8.8 MEGA SALE, DISKON 98%!
Belajar Data Science Bersertifikat, 6 BULAN hanya Rp 100K!

0 Hari 20 Jam 11 Menit 29 Detik

Dilema Sertifikasi Data Analyst, Benarkah Dibutuhkan untuk Berkarier di Industri?

Belajar Data Science di Rumah 14-Agustus-2026
https://dqlab.id/files/dqlab/cache/1-longtail-rabu-03-2024-08-27-160240_x_Thumbnail800.jpg

Profesi data analyst semakin banyak diminati seiring meningkatnya kebutuhan perusahaan terhadap pengolahan data untuk mendukung pengambilan keputusan. Kondisi ini membuat banyak calon data analyst mulai mencari cara untuk membuktikan kemampuan mereka. Salah satunya melalui sertifikasi data analyst yang diakui industri.

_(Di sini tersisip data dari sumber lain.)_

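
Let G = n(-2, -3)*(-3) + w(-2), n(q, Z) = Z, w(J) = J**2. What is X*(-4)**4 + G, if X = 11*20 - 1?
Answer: 56077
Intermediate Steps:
X = 219 (X = 220 - 1 = 219)
G = 13 (G = -3*(-3) + (-2)**2 = 9 + 4 = 13)
X*(-4)**4 + G = 219*(-4)**4 + 13 = 219*256 + 13 = 56064 + 13 = 56077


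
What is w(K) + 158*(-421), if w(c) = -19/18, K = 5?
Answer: -1197343/18 ≈ -66519.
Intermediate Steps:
w(c) = -19/18 (w(c) = -19*1/18 = -19/18)
w(K) + 158*(-421) = -19/18 + 158*(-421) = -19/18 - 66518 = -1197343/18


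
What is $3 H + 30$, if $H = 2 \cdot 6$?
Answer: $66$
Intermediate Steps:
$H = 12$
$3 H + 30 = 3 \cdot 12 + 30 = 36 + 30 = 66$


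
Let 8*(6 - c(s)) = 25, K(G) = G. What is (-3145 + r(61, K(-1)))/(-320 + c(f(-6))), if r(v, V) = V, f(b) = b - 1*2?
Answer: 25168/2537 ≈ 9.9204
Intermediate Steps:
f(b) = -2 + b (f(b) = b - 2 = -2 + b)
c(s) = 23/8 (c(s) = 6 - ⅛*25 = 6 - 25/8 = 23/8)
(-3145 + r(61, K(-1)))/(-320 + c(f(-6))) = (-3145 - 1)/(-320 + 23/8) = -3146/(-2537/8) = -3146*(-8/2537) = 25168/2537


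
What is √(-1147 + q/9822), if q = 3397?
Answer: I*√110619656214/9822 ≈ 33.862*I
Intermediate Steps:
√(-1147 + q/9822) = √(-1147 + 3397/9822) = √(-11262437/9822) = I*√110619656214/9822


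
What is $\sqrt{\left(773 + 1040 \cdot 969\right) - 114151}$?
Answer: $\sqrt{894382} \approx 945.72$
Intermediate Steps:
$\sqrt{\left(773 + 1040 \cdot 969\right) - 114151} = \sqrt{\left(773 + 1007760\right) - 114151} = \sqrt{1008533 - 114151} = \sqrt{894382}$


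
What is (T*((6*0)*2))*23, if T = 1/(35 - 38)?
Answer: 0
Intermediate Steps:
T = -⅓ (T = 1/(-3) = -⅓ ≈ -0.33333)
(T*((6*0)*2))*23 = -6*0*2/3*23 = -0*2*23 = -⅓*0*23 = 0*23 = 0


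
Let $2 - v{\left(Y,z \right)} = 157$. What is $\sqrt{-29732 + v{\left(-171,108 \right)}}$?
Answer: $11 i \sqrt{247} \approx 172.88 i$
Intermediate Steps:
$v{\left(Y,z \right)} = -155$ ($v{\left(Y,z \right)} = 2 - 157 = -155$)
$\sqrt{-29732 + v{\left(-171,108 \right)}} = \sqrt{-29732 - 155} = \sqrt{-29887} = 11 i \sqrt{247}$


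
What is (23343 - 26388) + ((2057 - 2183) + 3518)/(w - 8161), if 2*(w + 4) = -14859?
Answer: -94977289/31189 ≈ -3045.2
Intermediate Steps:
w = -14867/2 (w = -4 + (½)*(-14859) = -4 - 14859/2 = -14867/2 ≈ -7433.5)
(23343 - 26388) + ((2057 - 2183) + 3518)/(w - 8161) = (23343 - 26388) + ((2057 - 2183) + 3518)/(-14867/2 - 8161) = -3045 + (-126 + 3518)/(-31189/2) = -3045 + 3392*(-2/31189) = -3045 - 6784/31189 = -94977289/31189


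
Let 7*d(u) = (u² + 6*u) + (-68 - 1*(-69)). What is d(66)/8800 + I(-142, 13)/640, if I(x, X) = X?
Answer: 3431/35200 ≈ 0.097472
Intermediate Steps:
d(u) = ⅐ + u²/7 + 6*u/7 (d(u) = ((u² + 6*u) + (-68 - 1*(-69)))/7 = ((u² + 6*u) + (-68 + 69))/7 = ((u² + 6*u) + 1)/7 = (1 + u² + 6*u)/7 = ⅐ + u²/7 + 6*u/7)
d(66)/8800 + I(-142, 13)/640 = (⅐ + (⅐)*66² + (6/7)*66)/8800 + 13/640 = (⅐ + (⅐)*4356 + 396/7)*(1/8800) + 13*(1/640) = (⅐ + 4356/7 + 396/7)*(1/8800) + 13/640 = 679*(1/8800) + 13/640 = 679/8800 + 13/640 = 3431/35200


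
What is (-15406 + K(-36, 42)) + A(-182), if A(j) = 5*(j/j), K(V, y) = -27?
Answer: -15428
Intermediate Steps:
A(j) = 5 (A(j) = 5*1 = 5)
(-15406 + K(-36, 42)) + A(-182) = (-15406 - 27) + 5 = -15433 + 5 = -15428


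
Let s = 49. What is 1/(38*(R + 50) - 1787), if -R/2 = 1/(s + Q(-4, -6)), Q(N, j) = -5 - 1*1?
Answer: 43/4783 ≈ 0.0089902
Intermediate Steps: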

Sertifikasi memang dapat menjadi bukti bahwa seseorang telah mempelajari kompetensi tertentu. Di sisi lain, perusahaan juga membutuhkan kemampuan praktis seperti mengolah data, menggunakan SQL, membuat visualisasi, memahami kebutuhan bisnis, sampai menyampaikan insight secara jelas. Dari sini, muncul sebuah dilema soal apakah sertifikasi benar-benar dibutuhkan untuk berkarier sebagai data analyst? Ini dia jawabannya sahabat DQLab!


1. Mengapa Sertifikasi Data Analyst Banyak Dipertimbangkan?

Sertifikasi memberikan bentuk pengakuan yang lebih terstruktur terhadap kompetensi seseorang. Berbeda dengan sekadar mencantumkan bahwa seseorang pernah mengikuti kursus, sertifikasi tertentu memiliki standar kompetensi atau proses evaluasi yang harus dilewati.

Contohnya, Microsoft Certified: Power BI Data Analyst Associate menguji kemampuan yang berkaitan dengan persiapan data, pemodelan data, visualisasi dan analisis, serta pengelolaan dan keamanan Power BI. Sertifikasi tersebut juga menekankan kemampuan menggunakan Power Query dan Data Analysis Expressions (DAX). Hal tersebut membuat sertifikasi dapat memberikan sinyal kepada recruiter bahwa kandidat telah mempelajari kompetensi tertentu yang relevan dengan peran data analyst.

Namun, perlu diingat bahwa sertifikasi adalah bukti kompetensi pada area tertentu, bukan jaminan seseorang pasti mampu menyelesaikan seluruh persoalan data di lingkungan kerja.


Baca Juga: Bootcamp Data Analyst with Python & SQL


2. Sertifikasi atau Skill Praktis?

Di sinilah calon data analyst sering menghadapi pilihan. Haruskah waktu dan biaya digunakan untuk mengejar sertifikasi? Atau lebih baik digunakan untuk membangun portofolio dan memperdalam skill? Jawabannya tidak selalu salah satu.

Sertifikasi dapat membantu memberikan struktur dalam proses belajar. Sementara itu, proyek dan portofolio membantu menunjukkan bagaimana seseorang menerapkan pengetahuan tersebut dalam situasi yang lebih nyata.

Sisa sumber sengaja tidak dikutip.